When it was belatedly published in 1855, the A minor Sonata won such popularity that Reinecke was soon asked to make a violin version of the piece. The dedicatee was Andreas Grabau, a cellist in the Gewandhaus Orchestra of which Mendelssohn was director, and indeed, the sonata rejoices in a quickness of thought and lively spirit which Felix would have recognized and appreciated.
The D major Sonata, op.89, was composed in 1866 and published by Breitkopf & Härtel with a dedication to Carl Voigt (either the founder-director of the main choral society in Hamburg or the merchant-husband of the pianist Henriette Voigt). Is this a ‘midde-aged’ Reinecke? Certainly the first movement stands back from the high drama of the First Sonata, or at any rate gives way periodically to a very cellistic mode of introspection, inviting comparison in this regard with the recently composed E minor Cello Sonata of Brahms.
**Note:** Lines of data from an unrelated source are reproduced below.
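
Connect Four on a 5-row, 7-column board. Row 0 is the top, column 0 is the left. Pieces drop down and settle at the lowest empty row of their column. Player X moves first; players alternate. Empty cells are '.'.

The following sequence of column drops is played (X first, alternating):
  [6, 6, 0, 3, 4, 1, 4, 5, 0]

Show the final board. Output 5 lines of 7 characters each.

Answer: .......
.......
.......
X...X.O
XO.OXOX

Derivation:
Move 1: X drops in col 6, lands at row 4
Move 2: O drops in col 6, lands at row 3
Move 3: X drops in col 0, lands at row 4
Move 4: O drops in col 3, lands at row 4
Move 5: X drops in col 4, lands at row 4
Move 6: O drops in col 1, lands at row 4
Move 7: X drops in col 4, lands at row 3
Move 8: O drops in col 5, lands at row 4
Move 9: X drops in col 0, lands at row 3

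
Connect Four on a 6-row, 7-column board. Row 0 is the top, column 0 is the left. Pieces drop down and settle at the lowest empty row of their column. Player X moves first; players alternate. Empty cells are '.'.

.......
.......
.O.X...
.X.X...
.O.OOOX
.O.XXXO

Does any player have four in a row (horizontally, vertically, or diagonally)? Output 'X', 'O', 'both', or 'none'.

none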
In this regard, the dedication of the Third Sonata to the memory of Brahms, who had died in April the previous year, might be regarded as a hostage to fortune. Yet while a pall of introspection hangs over the recitative-like introduction, worthy of Brahms’s own late Four Serious Songs, Reinecke was no slavish epigone, and the sonata is the work of a lifetime spent refining the craft of composition in himself and in others.